The White House called its approach a crucial step to achieving the ambitious greenhouse-gas emissions targets President Obama announced last November in Beijing, but some environmental advocates said the plan, which relies heavily on voluntary efforts, failed to go far enough.
The methane plan calls for the Environmental Protection Agency to propose methane reductions at new oil and gas sites by summer 2015 and issue a final rule next year. The goal is to cut the industry's emissions 40 to 45 percent below the 2012 level by the year 2025.

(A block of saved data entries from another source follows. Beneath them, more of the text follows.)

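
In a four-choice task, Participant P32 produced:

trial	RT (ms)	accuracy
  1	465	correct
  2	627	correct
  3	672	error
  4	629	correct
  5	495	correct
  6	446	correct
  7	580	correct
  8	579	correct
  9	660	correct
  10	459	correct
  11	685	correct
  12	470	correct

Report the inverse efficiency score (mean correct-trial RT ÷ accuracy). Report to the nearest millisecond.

604 ms

Correct trials (n=11): 465, 627, 629, 495, 446, 580, 579, 660, 459, 685, 470
Mean correct RT = 6095/11 = 554.0909 ms
Proportion correct = 11/12
IES = 554.0909 / (11/12) = 604.463 ms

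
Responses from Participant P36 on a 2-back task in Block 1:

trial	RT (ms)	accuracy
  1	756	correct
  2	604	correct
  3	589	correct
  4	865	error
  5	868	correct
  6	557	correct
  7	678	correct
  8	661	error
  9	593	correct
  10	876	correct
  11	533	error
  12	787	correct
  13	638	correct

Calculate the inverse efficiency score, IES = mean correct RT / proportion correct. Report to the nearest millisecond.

Correct trials (n=10): 756, 604, 589, 868, 557, 678, 593, 876, 787, 638
Mean correct RT = 6946/10 = 694.6000 ms
Proportion correct = 10/13
IES = 694.6000 / (10/13) = 902.980 ms

903 ms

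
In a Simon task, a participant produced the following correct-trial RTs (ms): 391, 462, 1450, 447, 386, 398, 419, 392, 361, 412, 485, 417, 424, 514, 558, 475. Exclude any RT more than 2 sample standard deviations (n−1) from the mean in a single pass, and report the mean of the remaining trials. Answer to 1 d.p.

n = 16, ΣRT = 7991, M = 499.438
Σ(x−M)² = 1004393.94; s = √(1004393.94/15) = 258.766
Cutoffs: 499.438 ± 2·258.766 → [-18.1, 1017.0]
Outside: 1450 → excluded.
Retained (n=15): Σ = 6541, mean = 6541/15 = 436.067

436.1 ms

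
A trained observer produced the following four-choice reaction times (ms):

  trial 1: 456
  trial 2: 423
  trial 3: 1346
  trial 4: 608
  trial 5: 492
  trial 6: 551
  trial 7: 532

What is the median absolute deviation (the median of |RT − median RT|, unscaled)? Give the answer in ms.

76 ms

Sorted: 423, 456, 492, 532, 551, 608, 1346 → median = 532
|x − 532|: 76, 109, 814, 76, 40, 19, 0
Sorted deviations: 0, 19, 40, 76, 76, 109, 814 → MAD = 76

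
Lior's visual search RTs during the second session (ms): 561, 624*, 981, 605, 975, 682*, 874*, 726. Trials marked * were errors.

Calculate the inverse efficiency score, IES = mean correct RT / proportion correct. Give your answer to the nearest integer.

1231 ms

Correct trials (n=5): 561, 981, 605, 975, 726
Mean correct RT = 3848/5 = 769.6000 ms
Proportion correct = 5/8
IES = 769.6000 / (5/8) = 1231.360 ms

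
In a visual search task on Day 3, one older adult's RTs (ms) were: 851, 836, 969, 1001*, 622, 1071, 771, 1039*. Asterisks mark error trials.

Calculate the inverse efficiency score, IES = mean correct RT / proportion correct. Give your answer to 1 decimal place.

Correct trials (n=6): 851, 836, 969, 622, 1071, 771
Mean correct RT = 5120/6 = 853.3333 ms
Proportion correct = 6/8
IES = 853.3333 / (6/8) = 1137.778 ms

1137.8 ms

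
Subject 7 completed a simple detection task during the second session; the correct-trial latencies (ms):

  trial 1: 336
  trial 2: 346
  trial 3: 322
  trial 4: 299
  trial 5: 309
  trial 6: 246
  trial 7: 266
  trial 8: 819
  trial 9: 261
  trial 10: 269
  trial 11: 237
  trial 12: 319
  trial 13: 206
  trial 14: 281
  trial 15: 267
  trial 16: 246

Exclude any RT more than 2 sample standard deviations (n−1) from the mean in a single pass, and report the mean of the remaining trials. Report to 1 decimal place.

n = 16, ΣRT = 5029, M = 314.312
Σ(x−M)² = 294147.44; s = √(294147.44/15) = 140.035
Cutoffs: 314.312 ± 2·140.035 → [34.2, 594.4]
Outside: 819 → excluded.
Retained (n=15): Σ = 4210, mean = 4210/15 = 280.667

280.7 ms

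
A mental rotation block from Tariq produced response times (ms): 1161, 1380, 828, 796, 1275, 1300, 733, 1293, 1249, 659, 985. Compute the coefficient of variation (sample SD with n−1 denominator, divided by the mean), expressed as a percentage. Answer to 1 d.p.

n = 11, Σ = 11659, M = 1059.9091
Σ(x−M)² = 703310.909; s = √(703310.909/10) = 265.2001
CV = 265.2001 / 1059.9091 = 0.25021 = 25.021%

25.0%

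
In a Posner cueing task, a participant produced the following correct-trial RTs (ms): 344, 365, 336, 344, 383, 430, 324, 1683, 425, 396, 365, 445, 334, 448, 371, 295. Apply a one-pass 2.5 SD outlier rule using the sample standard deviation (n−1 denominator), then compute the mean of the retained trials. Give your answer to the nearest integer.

374 ms

n = 16, ΣRT = 7288, M = 455.500
Σ(x−M)² = 1637780.00; s = √(1637780.00/15) = 330.432
Cutoffs: 455.500 ± 2.5·330.432 → [-370.6, 1281.6]
Outside: 1683 → excluded.
Retained (n=15): Σ = 5605, mean = 5605/15 = 373.667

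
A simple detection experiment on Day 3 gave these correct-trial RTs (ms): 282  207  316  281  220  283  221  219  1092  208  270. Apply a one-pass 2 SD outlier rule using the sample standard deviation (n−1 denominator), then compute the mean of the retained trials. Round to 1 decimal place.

250.7 ms

n = 11, ΣRT = 3599, M = 327.182
Σ(x−M)² = 657581.64; s = √(657581.64/10) = 256.434
Cutoffs: 327.182 ± 2·256.434 → [-185.7, 840.0]
Outside: 1092 → excluded.
Retained (n=10): Σ = 2507, mean = 2507/10 = 250.700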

Despite being an important expansion of greenhouse gas regulations under the Clean Air Act, the proposed rule would not address methane leaking from existing oil and gas wells and delivery networks. Rather, the administration said it would work with industry on voluntary efforts to cut methane from existing oil and gas sites, which studies have found to be riddled with leaks.
From Bloomberg News
Obama’s EPA estimates about 30 million metric tons of methane was emitted in 2012, 9 percent of the total U.S. greenhouse-gas emissions. Carbon accounted for more than 80 percent.
About one-third of the methane emissions come from oil and gas production and transmission. Rules the EPA already issued have led to a drop in methane emissions from the production of natural gas. Those rules didn’t cover oil wells, or the processing and transmission of the gas, which is also a big source of leaks.